Vieillissement en santé, stress, troubles neurodégénératifs, microARN, cancer… c’est une longue liste de sujets de recherche en santé, et tout commence par C. elegans, un minuscule ver rond qui joue un rôle fondamental dans le domaine de la génétique.
Caenorhabditis elegans est un nématode de 1 mm de long qui se compose de 1 000 cellules, un système nerveux simple et six ensembles de chromosomes. Il vit environ 30 jours. La simplicité de l’animal en fait un organisme parfait pour la recherche génétique.
Selon le généticien Dr Stefan Taubert, C. elegans est « un outil de découverte ». Son laboratoire au Département de génétique médicale de l’Université de la Colombie-Britannique étudie les réactions au stress au niveau cellulaire chez C. elegans, les souris et les cellules cancéreuses, notamment les températures élevées et basses, la famine et la faible teneur en oxygène.
« Nous posons des questions précises et découvrons la réponse avec C. elegans avant d’aller de l’avant », explique le Dr Taubert. « Le processus de découverte commence avec les organismes les plus élémentaires, comme C. elegans, ensuite on se tourne vers les mammifères. »

La Dre Julie Claycomb, chercheuse à l’Université de Toronto, est bien d’accord avec cette perspective du Dr Taubert. Elle a consacré toute sa carrière à l’étude de ces vers, même si, comme elle l’admet d’emblée, elle ne les aimait pas trop au début. « Nous étudions C. elegans pour déterminer comment les choses fonctionnent. Il s’agit d’une recherche fondamentale axée sur les découvertes qui a des répercussions sur la santé humaine deux ou trois étapes plus loin », explique-t-elle.
Cette recherche en aval commence à porter ses fruits et a même donné lieu à des prix Nobel. Par exemple, le prix Nobel 2024 de physiologie ou de médecine a été décerné à Victor Ambros et à Gary Ruvkun pour leur découverte du microARN utilisant C. elegans comme organisme modèle. Les travaux actuellement menés au laboratoire de la Dre Claycomb (en anglais seulement) mettent également l’accent sur le microARN utilisant C. elegans pour mieux comprendre les processus liés à l’expression des gènes et à l’interférence ARN.

Des molécules d’ARN de petite taille comme les microARN, qui sont présentes dans toutes les cellules humaines, auront une grande incidence sur la recherche en santé, avec comme modèle C. elegans.

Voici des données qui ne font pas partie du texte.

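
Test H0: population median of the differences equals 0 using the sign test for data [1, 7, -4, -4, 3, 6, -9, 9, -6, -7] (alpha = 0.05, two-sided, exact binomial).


Step 1: Discard zero differences. Original n = 10; n_eff = number of nonzero differences = 10.
Nonzero differences (with sign): +1, +7, -4, -4, +3, +6, -9, +9, -6, -7
Step 2: Count signs: positive = 5, negative = 5.
Step 3: Under H0: P(positive) = 0.5, so the number of positives S ~ Bin(10, 0.5).
Step 4: Two-sided exact p-value = sum of Bin(10,0.5) probabilities at or below the observed probability = 1.000000.
Step 5: alpha = 0.05. fail to reject H0.

n_eff = 10, pos = 5, neg = 5, p = 1.000000, fail to reject H0.


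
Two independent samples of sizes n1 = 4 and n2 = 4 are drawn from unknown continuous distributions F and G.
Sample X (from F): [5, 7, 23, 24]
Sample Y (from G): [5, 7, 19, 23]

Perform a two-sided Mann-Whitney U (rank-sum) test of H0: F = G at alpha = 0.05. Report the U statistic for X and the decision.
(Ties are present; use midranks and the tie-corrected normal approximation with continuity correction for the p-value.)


Step 1: Combine and sort all 8 observations; assign midranks.
sorted (value, group): (5,X), (5,Y), (7,X), (7,Y), (19,Y), (23,X), (23,Y), (24,X)
ranks: 5->1.5, 5->1.5, 7->3.5, 7->3.5, 19->5, 23->6.5, 23->6.5, 24->8
Step 2: Rank sum for X: R1 = 1.5 + 3.5 + 6.5 + 8 = 19.5.
Step 3: U_X = R1 - n1(n1+1)/2 = 19.5 - 4*5/2 = 19.5 - 10 = 9.5.
       U_Y = n1*n2 - U_X = 16 - 9.5 = 6.5.
Step 4: Ties are present, so use the tie-corrected normal approximation (with continuity correction) for the p-value.
Step 5: p-value = 0.768779; compare to alpha = 0.05. fail to reject H0.

U_X = 9.5, p = 0.768779, fail to reject H0 at alpha = 0.05.


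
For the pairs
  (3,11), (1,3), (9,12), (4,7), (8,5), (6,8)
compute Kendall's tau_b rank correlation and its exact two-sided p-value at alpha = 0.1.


Step 1: Enumerate the 15 unordered pairs (i,j) with i<j and classify each by sign(x_j-x_i) * sign(y_j-y_i).
  (1,2):dx=-2,dy=-8->C; (1,3):dx=+6,dy=+1->C; (1,4):dx=+1,dy=-4->D; (1,5):dx=+5,dy=-6->D
  (1,6):dx=+3,dy=-3->D; (2,3):dx=+8,dy=+9->C; (2,4):dx=+3,dy=+4->C; (2,5):dx=+7,dy=+2->C
  (2,6):dx=+5,dy=+5->C; (3,4):dx=-5,dy=-5->C; (3,5):dx=-1,dy=-7->C; (3,6):dx=-3,dy=-4->C
  (4,5):dx=+4,dy=-2->D; (4,6):dx=+2,dy=+1->C; (5,6):dx=-2,dy=+3->D
Step 2: C = 10, D = 5, total pairs = 15.
Step 3: tau = (C - D)/(n(n-1)/2) = (10 - 5)/15 = 0.333333.
Step 4: Exact two-sided p-value (enumerate n! = 720 permutations of y under H0): p = 0.469444.
Step 5: alpha = 0.1. fail to reject H0.

tau_b = 0.3333 (C=10, D=5), p = 0.469444, fail to reject H0.


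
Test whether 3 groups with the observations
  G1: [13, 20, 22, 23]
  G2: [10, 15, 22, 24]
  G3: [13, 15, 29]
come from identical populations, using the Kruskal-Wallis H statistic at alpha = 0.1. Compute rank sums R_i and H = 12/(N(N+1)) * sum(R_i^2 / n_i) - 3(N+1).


Step 1: Combine all N = 11 observations and assign midranks.
sorted (value, group, rank): (10,G2,1), (13,G1,2.5), (13,G3,2.5), (15,G2,4.5), (15,G3,4.5), (20,G1,6), (22,G1,7.5), (22,G2,7.5), (23,G1,9), (24,G2,10), (29,G3,11)
Step 2: Sum ranks within each group.
R_1 = 25 (n_1 = 4)
R_2 = 23 (n_2 = 4)
R_3 = 18 (n_3 = 3)
Step 3: H = 12/(N(N+1)) * sum(R_i^2/n_i) - 3(N+1)
     = 12/(11*12) * (25^2/4 + 23^2/4 + 18^2/3) - 3*12
     = 0.090909 * 396.5 - 36
     = 0.045455.
Step 4: Ties present; correction factor C = 1 - 18/(11^3 - 11) = 0.986364. Corrected H = 0.045455 / 0.986364 = 0.046083.
Step 5: Under H0, H ~ chi^2(2); p-value = 0.977222.
Step 6: alpha = 0.1. fail to reject H0.

H = 0.0461, df = 2, p = 0.977222, fail to reject H0.


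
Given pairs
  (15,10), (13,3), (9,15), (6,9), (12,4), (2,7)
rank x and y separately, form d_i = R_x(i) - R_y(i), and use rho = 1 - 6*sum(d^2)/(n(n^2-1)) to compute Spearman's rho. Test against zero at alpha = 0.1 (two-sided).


Step 1: Rank x and y separately (midranks; no ties here).
rank(x): 15->6, 13->5, 9->3, 6->2, 12->4, 2->1
rank(y): 10->5, 3->1, 15->6, 9->4, 4->2, 7->3
Step 2: d_i = R_x(i) - R_y(i); compute d_i^2.
  (6-5)^2=1, (5-1)^2=16, (3-6)^2=9, (2-4)^2=4, (4-2)^2=4, (1-3)^2=4
sum(d^2) = 38.
Step 3: rho = 1 - 6*38 / (6*(6^2 - 1)) = 1 - 228/210 = -0.085714.
Step 4: Under H0, t = rho * sqrt((n-2)/(1-rho^2)) = -0.1721 ~ t(4).
Step 5: Two-sided p-value from the t-distribution with 4 df = 0.871743.
Step 6: alpha = 0.1. fail to reject H0.

rho = -0.0857, p = 0.871743, fail to reject H0 at alpha = 0.1.


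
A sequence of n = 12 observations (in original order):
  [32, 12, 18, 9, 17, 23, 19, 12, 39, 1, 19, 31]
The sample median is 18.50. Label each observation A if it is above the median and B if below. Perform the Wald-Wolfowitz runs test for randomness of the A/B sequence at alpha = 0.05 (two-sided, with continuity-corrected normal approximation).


Step 1: Compute median = 18.50; label A = above, B = below.
Labels in order: ABBBBAABABAA  (n_A = 6, n_B = 6)
Step 2: Count runs R = 7.
Step 3: Under H0 (random ordering), E[R] = 2*n_A*n_B/(n_A+n_B) + 1 = 2*6*6/12 + 1 = 7.0000.
        Var[R] = 2*n_A*n_B*(2*n_A*n_B - n_A - n_B) / ((n_A+n_B)^2 * (n_A+n_B-1)) = 4320/1584 = 2.7273.
        SD[R] = 1.6514.
Step 4: R = E[R], so z = 0 with no continuity correction.
Step 5: Two-sided p-value via normal approximation = 2*(1 - Phi(|z|)) = 1.000000.
Step 6: alpha = 0.05. fail to reject H0.

R = 7, z = 0.0000, p = 1.000000, fail to reject H0.


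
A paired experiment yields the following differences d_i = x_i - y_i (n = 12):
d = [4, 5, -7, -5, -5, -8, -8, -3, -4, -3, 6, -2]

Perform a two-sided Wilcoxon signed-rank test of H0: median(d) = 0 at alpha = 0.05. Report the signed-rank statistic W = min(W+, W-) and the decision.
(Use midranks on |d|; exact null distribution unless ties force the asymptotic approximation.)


Step 1: Drop any zero differences (none here) and take |d_i|.
|d| = [4, 5, 7, 5, 5, 8, 8, 3, 4, 3, 6, 2]
Step 2: Midrank |d_i| (ties get averaged ranks).
ranks: |4|->4.5, |5|->7, |7|->10, |5|->7, |5|->7, |8|->11.5, |8|->11.5, |3|->2.5, |4|->4.5, |3|->2.5, |6|->9, |2|->1
Step 3: Attach original signs; sum ranks with positive sign and with negative sign.
W+ = 4.5 + 7 + 9 = 20.5
W- = 10 + 7 + 7 + 11.5 + 11.5 + 2.5 + 4.5 + 2.5 + 1 = 57.5
(Check: W+ + W- = 78 should equal n(n+1)/2 = 78.)
Step 4: Test statistic W = min(W+, W-) = 20.5.
Step 5: Ties in |d|, so use the tie-corrected normal approximation.
        E[W] = n(n+1)/4 = 12*13/4 = 39.
        Tie groups: |d|=3 (t=2), |d|=4 (t=2), |d|=5 (t=3), |d|=8 (t=2); sum(t^3 - t) = 42.
        Var[W] = n(n+1)(2n+1)/24 - sum(t^3-t)/48 = 3900/24 - 42/48 = 161.625.
        z = (W - E[W]) / sqrt(Var[W]) = (20.5 - 39) / 12.7132 = -1.4552.
        Two-sided p = 2*Phi(z) = 0.145619.
Step 6: alpha = 0.05. fail to reject H0.

W+ = 20.5, W- = 57.5, W = min = 20.5, p = 0.145619, fail to reject H0.


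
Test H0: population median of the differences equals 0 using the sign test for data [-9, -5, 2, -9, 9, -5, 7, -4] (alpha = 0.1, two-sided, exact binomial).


Step 1: Discard zero differences. Original n = 8; n_eff = number of nonzero differences = 8.
Nonzero differences (with sign): -9, -5, +2, -9, +9, -5, +7, -4
Step 2: Count signs: positive = 3, negative = 5.
Step 3: Under H0: P(positive) = 0.5, so the number of positives S ~ Bin(8, 0.5).
Step 4: Two-sided exact p-value = sum of Bin(8,0.5) probabilities at or below the observed probability = 0.726562.
Step 5: alpha = 0.1. fail to reject H0.

n_eff = 8, pos = 3, neg = 5, p = 0.726562, fail to reject H0.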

Et la génération de chercheurs qui feront la prochaine grande découverte avec C. elegans, que ce soit pour la maladie de Huntington ou le vieillissement en santé, en toxicologie ou en transcription de l’ARN, est déjà en cours de formation dans les laboratoires des docteurs Taubert et Claycomb.
« C. elegans est un organisme fantastique pour former de nouveaux scientifiques et leur apprendre à faire des expériences, explique la Dre Claycomb, qui a présenté les petits nématodes à des étudiants de premier cycle et à la classe maternelle de son fils. Ils représentent un outil tangible et accessible pour la génétique, la biologie moléculaire et la génomique. »
En bref
L'enjeu
Avant qu’un traitement ne soit disponible pour les humains, la recherche commence avec les organismes modèles, l’un des plus courants étant le nématode Caenorhabditis elegans. Avec ses 1000 cellules et des organes très simples, C. elegans est un excellent premier spécimen pour la recherche génétique.
La recherche
D’innombrables projets commencent avec C. elegans, de la recherche sur le cancer jusqu’aux maladies neurodégénératives, et des pathogènes jusqu’au vieillissement en santé. Au Canada, des chercheurs utilisent C. elegans pour évaluer la réaction cellulaire au stress, stopper la croissance de protéines amyloïdes dangereuses et faire des découvertes révolutionnaires dans le domaine des microARN.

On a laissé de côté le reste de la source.